Datalab proved to be a quick way to get an initial insight into the data set. It was simple to set up and connect to (although this is currently available only through the CLI). However, the interface in Datalab is fairly cut down in comparison to Jupyter and in particular the recent Jupyter Lab interface.
Real time traffic analysis using public data
In just 3 days, our skilled team of data experts and engineers built and showcased the power of GCP by analysing live and historic traffic congestion on a major road in the UK to predict delays to freight. Using simple data visualisation tools the team were able to set rules to predict whether connecting freight should be delayed or not.
By making use of GCP’s data technologies we were able to quickly prototype this demo. A benefit of of the GCP platform is that is leverages a lot of existing open source tooling, such as Jupyter and Airflow.

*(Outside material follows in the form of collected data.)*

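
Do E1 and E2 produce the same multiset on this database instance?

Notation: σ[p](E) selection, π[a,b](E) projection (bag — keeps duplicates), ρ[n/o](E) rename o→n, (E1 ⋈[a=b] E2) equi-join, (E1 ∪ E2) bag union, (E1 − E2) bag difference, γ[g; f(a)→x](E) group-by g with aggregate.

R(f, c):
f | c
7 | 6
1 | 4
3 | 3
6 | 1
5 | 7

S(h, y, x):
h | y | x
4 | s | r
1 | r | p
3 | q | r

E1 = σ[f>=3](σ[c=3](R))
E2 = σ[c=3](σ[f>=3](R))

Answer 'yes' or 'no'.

E1 subexpression sizes:
  R → 5
  σ[c=3](R) → 1
  σ[f>=3](σ[c=3](R)) → 1
E2 subexpression sizes:
  R → 5
  σ[f>=3](R) → 4
  σ[c=3](σ[f>=3](R)) → 1

E1 and E2 produce the same multiset:
f | c
3 | 3

yes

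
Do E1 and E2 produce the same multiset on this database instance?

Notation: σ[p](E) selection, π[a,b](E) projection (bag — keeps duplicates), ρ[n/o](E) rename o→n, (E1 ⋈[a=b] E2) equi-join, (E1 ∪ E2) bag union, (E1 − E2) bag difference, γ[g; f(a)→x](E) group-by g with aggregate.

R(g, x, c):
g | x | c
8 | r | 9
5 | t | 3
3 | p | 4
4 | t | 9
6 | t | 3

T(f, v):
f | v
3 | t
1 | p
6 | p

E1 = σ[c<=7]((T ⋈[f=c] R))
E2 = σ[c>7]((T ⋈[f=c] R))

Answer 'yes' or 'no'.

E1 subexpression sizes:
  T → 3
  R → 5
  (T ⋈[f=c] R) → 2
  σ[c<=7]((T ⋈[f=c] R)) → 2
E2 subexpression sizes:
  T → 3
  R → 5
  (T ⋈[f=c] R) → 2
  σ[c>7]((T ⋈[f=c] R)) → 0

E1 result:
f | v | g | x | c
3 | t | 5 | t | 3
3 | t | 6 | t | 3
E2 result:
f | v | g | x | c
(0 rows)
Witness: (3, 't', 5, 't', 3) appears 1× in E1 but 0× in E2.

no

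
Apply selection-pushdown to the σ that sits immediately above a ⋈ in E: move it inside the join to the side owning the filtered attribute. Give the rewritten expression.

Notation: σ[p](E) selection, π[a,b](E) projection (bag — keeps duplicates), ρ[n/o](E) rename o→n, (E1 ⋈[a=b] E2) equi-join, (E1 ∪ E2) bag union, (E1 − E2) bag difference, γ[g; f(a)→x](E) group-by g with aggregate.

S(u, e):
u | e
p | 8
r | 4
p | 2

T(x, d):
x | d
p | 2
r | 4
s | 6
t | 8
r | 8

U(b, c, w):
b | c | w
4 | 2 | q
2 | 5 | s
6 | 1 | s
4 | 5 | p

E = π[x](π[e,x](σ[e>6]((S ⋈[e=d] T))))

σ filters on e, owned by the left side.
E' = π[x](π[e,x]((σ[e>6](S) ⋈[e=d] T)))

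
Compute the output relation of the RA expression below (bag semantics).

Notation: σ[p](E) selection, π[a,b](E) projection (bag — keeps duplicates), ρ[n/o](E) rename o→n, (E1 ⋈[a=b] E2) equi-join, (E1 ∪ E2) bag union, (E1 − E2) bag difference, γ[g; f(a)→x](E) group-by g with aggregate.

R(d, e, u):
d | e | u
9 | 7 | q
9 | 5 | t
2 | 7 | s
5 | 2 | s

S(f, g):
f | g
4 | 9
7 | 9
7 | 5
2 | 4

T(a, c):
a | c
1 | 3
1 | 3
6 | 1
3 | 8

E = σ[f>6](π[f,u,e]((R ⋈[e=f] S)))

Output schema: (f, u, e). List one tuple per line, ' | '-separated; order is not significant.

Stepwise |·|:
  R → 4
  S → 4
  (R ⋈[e=f] S) → 5
  π[f,u,e]((R ⋈[e=f] S)) → 5
  σ[f>6](π[f,u,e]((R ⋈[e=f] S))) → 4

== RESULT ==
f | u | e
7 | q | 7
7 | q | 7
7 | s | 7
7 | s | 7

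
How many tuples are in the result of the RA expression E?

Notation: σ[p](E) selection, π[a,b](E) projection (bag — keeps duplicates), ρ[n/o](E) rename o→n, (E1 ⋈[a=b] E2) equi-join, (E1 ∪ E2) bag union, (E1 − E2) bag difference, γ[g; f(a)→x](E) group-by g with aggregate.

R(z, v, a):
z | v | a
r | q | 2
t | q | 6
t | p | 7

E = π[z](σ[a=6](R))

Per-node cardinality:
  R → 3
  σ[a=6](R) → 1
  π[z](σ[a=6](R)) → 1

|E| = 1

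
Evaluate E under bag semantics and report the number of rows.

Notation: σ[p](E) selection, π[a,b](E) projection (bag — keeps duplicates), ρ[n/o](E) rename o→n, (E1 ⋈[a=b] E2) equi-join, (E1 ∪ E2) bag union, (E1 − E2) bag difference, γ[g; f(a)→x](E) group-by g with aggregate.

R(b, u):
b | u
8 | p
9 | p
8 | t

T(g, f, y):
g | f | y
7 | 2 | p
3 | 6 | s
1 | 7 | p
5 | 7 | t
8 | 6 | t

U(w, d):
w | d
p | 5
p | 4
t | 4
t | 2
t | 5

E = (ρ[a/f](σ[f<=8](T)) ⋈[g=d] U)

Per-node cardinality:
  T → 5
  σ[f<=8](T) → 5
  ρ[a/f](σ[f<=8](T)) → 5
  U → 5
  (ρ[a/f](σ[f<=8](T)) ⋈[g=d] U) → 2

|E| = 2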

This provides familiarity and makes it very easy to get up and running. However, we’d expect to use slightly different technologies than the ones outlined here to achieve the same results in a production system. We would most likely take the time to fully leverage Composer to orchestrate this data workflow and switch to a streaming pipeline with Dataflow rather than relying on a scheduled Dataprep job.